Melanie received her B.A. in Writing, Literature, and Publishing from Emerson College in 2010. Since then she has been steadily building her career as an editor and has more recently worked Candlewick Press where she started in sales and is currently an Associate Editor. With a little bit of history involving Children’s books, Melanie’s career path took some interesting turns thanks to some great opportunities within the Emerson community.
What are some of the academic and professional experiences during your time at Emerson help prepare you for your job with Candlewick Press?
Melanie: “My after-school job as a children’s bookseller was honestly one of the most important career decisions I made during my college years. My experience as a bookseller was invaluable and my years there shaped the kind of editor I’ve become. Because of that job, I actually switched my major from Journalism to Writing, Literature, and Publishing. The publishing classes I took then definitely gave me an advantage when I first started my career.
Also, at certain points during my time at Emerson, I couldn’t afford to be a full-time student so I joined a lot of school clubs to feel like I was still a part of the Emerson community. I’m thankful that I did that because several of those clubs like Emerson Review and Campus Conversations on Race really prepared me for my work in publishing.”
What does representation for womxn mean for you in the field of publishing?
“Some of my industry friends jokingly describe the publishing industry as “lady utopia.” And it’s true. People who work in publishing, especially in children’s publishing, are mostly womxn. However, womxn of color are still few and far between. Throughout my career, I’ve gotten used to being the only Latinx person in the room and, sometimes, the only person of color in the room. It shouldn’t be that way. Publishing needs to be more of a true representation of how the world really looks because when there’s more diversity in publishing, the books that we create become far more diverse as well.”
There is a lot of conversation about professional allies, both for women supporting one another and men supporting women. What do you think makes for great allyship?

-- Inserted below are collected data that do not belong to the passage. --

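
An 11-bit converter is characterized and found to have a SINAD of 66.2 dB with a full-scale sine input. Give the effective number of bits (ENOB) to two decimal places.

10.70 bits

ENOB = (SINAD − 1.76) / 6.02 = (66.2 − 1.76)/6.02 = 10.704.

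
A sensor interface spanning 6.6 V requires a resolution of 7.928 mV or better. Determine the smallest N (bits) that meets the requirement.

Number of steps required ≥ 6.6 V / 7.928 mV = 832.49.
Need 2^N ≥ 832.49; 2^9 = 512, 2^10 = 1024.
Minimum N = 10.

10 bits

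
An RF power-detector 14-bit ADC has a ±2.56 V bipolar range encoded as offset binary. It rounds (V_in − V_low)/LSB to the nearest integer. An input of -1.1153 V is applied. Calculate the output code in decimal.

Full-scale span = 5.12 V; LSB = 5.12/2^14 = 312.50 µV.
Input sits at 4623.040 steps above V_low.
round(4623.040) = 4623.

code 4623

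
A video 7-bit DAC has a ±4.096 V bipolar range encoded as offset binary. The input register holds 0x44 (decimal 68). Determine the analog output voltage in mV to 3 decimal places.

256.000 mV

LSB = 8.192 V / 2^7 = 64.000 mV.
Code 0x44 = 68 decimal.
V_out = (−4.096) + 68 × 0.064 V = 0.256 V.
= 256.000 mV.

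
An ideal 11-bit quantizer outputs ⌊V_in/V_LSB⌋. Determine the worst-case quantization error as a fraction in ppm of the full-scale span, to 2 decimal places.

488.28 ppm

Truncating → worst-case error = 1 LSB = V_FS/2^11, so 1e+06/2048 = 488.281 ppm of full scale.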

“I think allyship is all about listening and caring about one another. It’s also about being aware of your surroundings – if you see a coworker having a hard time professionally, see how you can help. If you feel comfortable about it, talk to them. I’ve been fortunate enough to have coworkers notice when I’m struggling and offer to help me out. And I’ve tried to do the same, especially with co-workers who are new to the industry. So many times, it turns out that what they’re experiencing is something that I’ve gone through as well and it’s helpful for people to know that they’re not alone.”
Who in your network or “career community” have been influential for you during your career so far and why?
“It’s known that publishing is a hard industry to break into and that was no different for me. In the beginning, I had a hard time not only finding a job but also finding the right environment where I felt like I could grow and succeed. When I became an editorial assistant at Candlewick, I finally felt like I had found the right place for me. That was in large part due to having really supportive managers who, throughout the years, have taken the time and effort to mentor me. Without that kind of support, I know that I would not have lasted long in this industry. I’m really, really lucky.”